LED Irradiation of a Photocatalyst for Benzene, Toluene, Ethyl benzene, and Xylene Decomposition

Abstract

Studies on the use of gas phase applications of light emitting diodes (LEDs) in photocatalysis are scarce although their photocatalytic decomposition kinetics of environmental pollutants are likely different from those in aqueous solutions. The present study evaluated the use of chips of visible light LEDs to irradiate nitrogen doped titania (N-TiO 2 ) prepared by hydrolysis to decompose gaseous benzene, toluene, ethyl benzene, m -xylene, p -xylene, and o -xylene. Photocatalysts calcined at different temperatures were characterized by various analytical instruments.
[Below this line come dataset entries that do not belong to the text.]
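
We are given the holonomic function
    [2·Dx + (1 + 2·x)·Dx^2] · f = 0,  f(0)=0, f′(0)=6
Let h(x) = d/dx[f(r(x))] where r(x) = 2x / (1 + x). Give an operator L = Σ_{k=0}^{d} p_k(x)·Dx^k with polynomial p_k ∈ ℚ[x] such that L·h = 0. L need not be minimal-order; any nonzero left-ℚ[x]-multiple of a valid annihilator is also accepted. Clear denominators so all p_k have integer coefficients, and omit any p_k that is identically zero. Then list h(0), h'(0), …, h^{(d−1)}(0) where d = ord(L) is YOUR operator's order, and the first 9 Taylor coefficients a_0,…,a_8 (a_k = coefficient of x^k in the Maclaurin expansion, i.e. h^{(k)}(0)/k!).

L = (6 + 10·x) + (1 + 6·x + 5·x^2)·Dx  (order 1).
h: a_k = 12, -72, 372, -1872, 9372, -46872, 234372, -1171872, 5859372, …
ICs: h(0) = 12.

f: a_k = 0, 6, -6, 8, -12, 96/5, -32, 384/7, -96, …
h₀=f(r): pull back L_f along r ⇒ L₀.
Differentiate: ansatz ord ≤ ord L₀ ⇒ L.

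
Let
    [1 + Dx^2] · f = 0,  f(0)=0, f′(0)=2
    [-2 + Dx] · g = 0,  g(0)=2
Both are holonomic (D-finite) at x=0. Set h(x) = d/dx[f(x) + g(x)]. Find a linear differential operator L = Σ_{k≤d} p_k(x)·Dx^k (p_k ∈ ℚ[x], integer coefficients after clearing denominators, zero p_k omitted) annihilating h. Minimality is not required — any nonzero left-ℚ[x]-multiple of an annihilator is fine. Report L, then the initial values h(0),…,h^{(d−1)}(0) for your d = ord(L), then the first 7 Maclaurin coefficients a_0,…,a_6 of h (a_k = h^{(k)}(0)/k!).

L = 2 - Dx + 2·Dx^2 - Dx^3  (order 3).
h: a_k = 6, 8, 7, 16/3, 11/4, 16/15, 127/360, …
ICs: h(0) = 6, h′(0) = 8, h′′(0) = 14.

f: a_k = 0, 2, 0, -1/3, 0, 1/60, 0, …
g: a_k = 2, 4, 4, 8/3, 4/3, 8/15, 8/45, …
Sum ⇒ L₀ = lclm(L_f,L_g) in ℚ(x)⟨Dx⟩.
h=h₀': d/dx-closure on L₀ ⇒ L.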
The degradation efficiency of benzene was close to zero for all conditions. For the other compounds, a conventional 8 W daylight lamp/N-TiO 2 unit gave a higher photocatalytic degradation efficiency as compared with that of visible-LED/N-TiO 2 units. However, the ratios of degradation efficiency to electric power consumption were higher for the photocatalytic units that used two types of visible-LED lamps (blue and white LEDs). The highest degradation efficiency was observed with the use of a calcination temperature of 350 °C. The average degradation efficiencies for toluene, ethyl benzene, m -xylene, p -xylene, and o -xylene were 35%, 68%, 94%, and 93%, respectively. The use of blue- and white-LEDs, high light intensity, and low initial concentrations gave high photocatalytic activities for the photocatalytic units using visible-LEDs. The morphological and optical properties of the photocatalysts were correlated to explain the dependence of photocatalytic activity on calcination temperature. The results suggest that visible-LEDs are energy efficient light source for photocatalytic gas phase applications, but the activity depends on the operational conditions. The use of chips of visible light emitting diodes to irradiate an annular reactor coated with a nitrogen doped titania catalyst to decompose gaseous aromatic compounds was studied.